For me, fame is something I absolutely do not aspire to however.
I find the recognition of being the “woman who was in the evening standard because of a gimp masked man” tiresome.
Worse still, my neighbours all knowing me as the bat shit crazy woman who tied hundreds of dolls to her railings.
A teachers profession used to be something to aspire to but not only did I never see my own children, the salary is just not enough to buy a house in South London.
Is that just not mad?
2016 has been a year of me repeatedly wanting to throw in the towel, take the blue pill and return to my consumerist bubble. Or, move my children kit and caboodle to Norway. We just keep getting hit by more and more tragedy.
But instead I have to cling onto hope. This is not the end of days, more a time when the masses see clearly the mechanisms behind the media control.
Fake breasts and even more fake personalities become pointless once the veil has been lifted.
My gut feeling is we need a revolution, but I am trying to manifest in my mind what it would look like.
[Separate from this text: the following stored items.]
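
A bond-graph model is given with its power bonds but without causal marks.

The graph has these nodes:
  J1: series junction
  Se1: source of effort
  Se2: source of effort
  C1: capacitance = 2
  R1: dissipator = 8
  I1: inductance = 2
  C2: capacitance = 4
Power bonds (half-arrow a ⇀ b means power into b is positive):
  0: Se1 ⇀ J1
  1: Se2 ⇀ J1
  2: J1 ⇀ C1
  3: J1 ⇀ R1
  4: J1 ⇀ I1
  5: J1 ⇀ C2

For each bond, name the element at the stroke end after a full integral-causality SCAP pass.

bond 0 |J1  (Se1 (Se) sets effort on bond)
bond 1 |J1  (source Se2 imposes e)
bond 2 |J1  (C1: C, integral causality)
bond 4 |I1  (prefer integral on I1)
bond 3 |J1  (J1 flow already set via bond 4)
bond 5 |J1  (J1 flow already set via bond 4)

#0 stroke at J1
#1 stroke at J1
#2 stroke at J1
#3 stroke at J1
#4 stroke at I1
#5 stroke at J1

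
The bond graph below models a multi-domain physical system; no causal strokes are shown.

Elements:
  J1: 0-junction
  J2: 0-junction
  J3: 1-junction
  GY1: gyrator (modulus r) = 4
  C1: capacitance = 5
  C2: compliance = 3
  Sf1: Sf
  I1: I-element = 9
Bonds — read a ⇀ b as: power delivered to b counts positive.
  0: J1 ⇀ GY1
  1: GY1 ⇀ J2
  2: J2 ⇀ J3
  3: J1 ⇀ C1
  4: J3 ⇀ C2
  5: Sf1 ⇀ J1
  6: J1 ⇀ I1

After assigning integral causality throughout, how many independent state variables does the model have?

b5 stroke at Sf1  (source Sf1 imposes f)
b3 stroke at J1  (prefer integral on C1)
b0 stroke at GY1  (0-jn J1 has e-setter on 3)
b6 stroke at I1  (0-jn J1 has e-setter on 3)
b1 stroke at GY1  (through GY1, causality inverts; strokes same side of GY1)
b2 stroke at J2  (closing 0-jn rule on J2)
b4 stroke at J3  (common-f at J3 fixed by 2)

3  (C1, C2, I1 all integral)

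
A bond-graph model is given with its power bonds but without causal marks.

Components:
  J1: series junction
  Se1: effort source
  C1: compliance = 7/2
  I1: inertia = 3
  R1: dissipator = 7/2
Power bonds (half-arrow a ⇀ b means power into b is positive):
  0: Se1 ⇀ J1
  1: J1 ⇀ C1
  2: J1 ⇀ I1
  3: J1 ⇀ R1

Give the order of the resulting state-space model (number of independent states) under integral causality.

2  (C1, I1 all integral)

#0 stroke→J1  (Se1: effort source, stroke at far end)
#1 stroke→J1  (C1: C, integral causality)
#2 stroke→I1  (prefer integral on I1)
#3 stroke→J1  (J1: bond 2 brought flow, rest push out)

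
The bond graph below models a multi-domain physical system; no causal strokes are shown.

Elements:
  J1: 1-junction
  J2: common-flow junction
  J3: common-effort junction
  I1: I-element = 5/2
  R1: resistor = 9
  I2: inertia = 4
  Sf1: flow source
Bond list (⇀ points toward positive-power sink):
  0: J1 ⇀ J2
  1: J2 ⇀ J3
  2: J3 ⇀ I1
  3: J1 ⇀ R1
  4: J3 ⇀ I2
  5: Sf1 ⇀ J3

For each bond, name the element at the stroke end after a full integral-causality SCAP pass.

β0 stroke at J2
β1 stroke at J3
β2 stroke at I1
β3 stroke at J1
β4 stroke at I2
β5 stroke at Sf1

b5 →Sf1  (Sf1 fixes flow; stroke at Sf1)
b2 →I1  (I1 integral (f out))
b4 →I2  (I2: I, integral causality)
b1 →J3  (only one effort-in slot at J3)
b0 →J2  (J2 flow already set via bond 1)
b3 →J1  (J1: bond 0 brought flow, rest push out)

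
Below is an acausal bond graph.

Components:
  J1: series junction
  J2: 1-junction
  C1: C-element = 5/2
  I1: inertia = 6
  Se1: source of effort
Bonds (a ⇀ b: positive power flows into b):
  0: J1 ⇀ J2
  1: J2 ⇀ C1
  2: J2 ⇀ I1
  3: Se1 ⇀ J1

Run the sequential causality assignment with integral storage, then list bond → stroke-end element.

b0 |J2
b1 |J2
b2 |I1
b3 |J1

β3 stroke at J1  (Se1 (Se) sets effort on bond)
β0 stroke at J2  (only one flow-in slot at J1)
β1 stroke at J2  (C1 outputs effort q/C1)
β2 stroke at I1  (J2: last free bond brings flow in)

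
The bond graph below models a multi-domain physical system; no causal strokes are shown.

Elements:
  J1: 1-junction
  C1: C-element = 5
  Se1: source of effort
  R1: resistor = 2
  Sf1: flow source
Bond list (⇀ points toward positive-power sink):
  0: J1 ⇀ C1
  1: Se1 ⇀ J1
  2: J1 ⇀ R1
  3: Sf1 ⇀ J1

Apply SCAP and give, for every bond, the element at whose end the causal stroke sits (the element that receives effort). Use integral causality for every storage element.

β0 |J1
β1 |J1
β2 |J1
β3 |Sf1

β1 stroke→J1  (Se1 (Se) sets effort on bond)
β3 stroke→Sf1  (Sf1 fixes flow; stroke at Sf1)
β0 stroke→J1  (1-jn J1 has f-setter on 3)
β2 stroke→J1  (J1 flow already set via bond 3)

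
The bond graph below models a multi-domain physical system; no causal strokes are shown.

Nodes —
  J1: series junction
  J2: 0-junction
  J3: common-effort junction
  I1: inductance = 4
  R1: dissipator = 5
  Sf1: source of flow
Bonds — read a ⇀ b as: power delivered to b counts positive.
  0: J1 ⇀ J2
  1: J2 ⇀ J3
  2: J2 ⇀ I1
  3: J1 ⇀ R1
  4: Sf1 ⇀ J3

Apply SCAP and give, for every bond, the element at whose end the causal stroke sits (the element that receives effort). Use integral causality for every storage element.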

The failed coup in Turkey resulted in rape, horror and bloodshed.
What do we do?
On Sunday I connected with Noam Chomsky on Linkedin.
It felt so big that I lay awake for the entire night thinking about it.
Despite having less than 500 connections he accepted my invitation: I still can’t believe it.
Yes, I understand how TRUMP has got this far in his campaign, YES, I can see how BREXIT was a result of the very people who are being shafted and made poorer by the government but what now?
In my effort not to look like a stalker I have only messaged him twice, but the power of osmosis is strong in me and I have literally laid my hands on my laptop and willed him to answer me.
I’ve asked for a ten question interview. Ten seems reasonable. If he responds then I will be opening up to see if any London Economic readers have a question for Noam. That’s got to be in a bucket list right?
Yes, you can dumb me down to be a fame seeker. I would never do Big Brother, but then again, what if they offered a Christopher Biggins amount of money? (150K to appear on the show)
But, my view is, what if fame could then be harnessed into power? Power for good? Power into activism like my idol Vivienne Westwood? Power for change?
What would the World be like if Rupert Murdoch suddenly decided all his power was going to be used to help the planet?
But as I strive for notoriety I keep myself grounded with words. Words that can be used back at me if I suddenly morph into someone without a conscience.
Right now, I’m not interested in how we got here to this terrible state of Worldly affairs.
My concern is where we go from here and how, as an educated collective. Could we use social media against itself and lift the veil to change things.
Equality for all.
No human being going hungry and our planet being put first in a new social economy.
Hell, we could be so sneaky about it that whilst mainstream television churns out its celebrity programmes, the masses haven’t even realised a quiet revolution has been going on.
The really frightening thing is that most people are unaware of the level of control external forces have.
Over to you Noam: what exactly do we do next?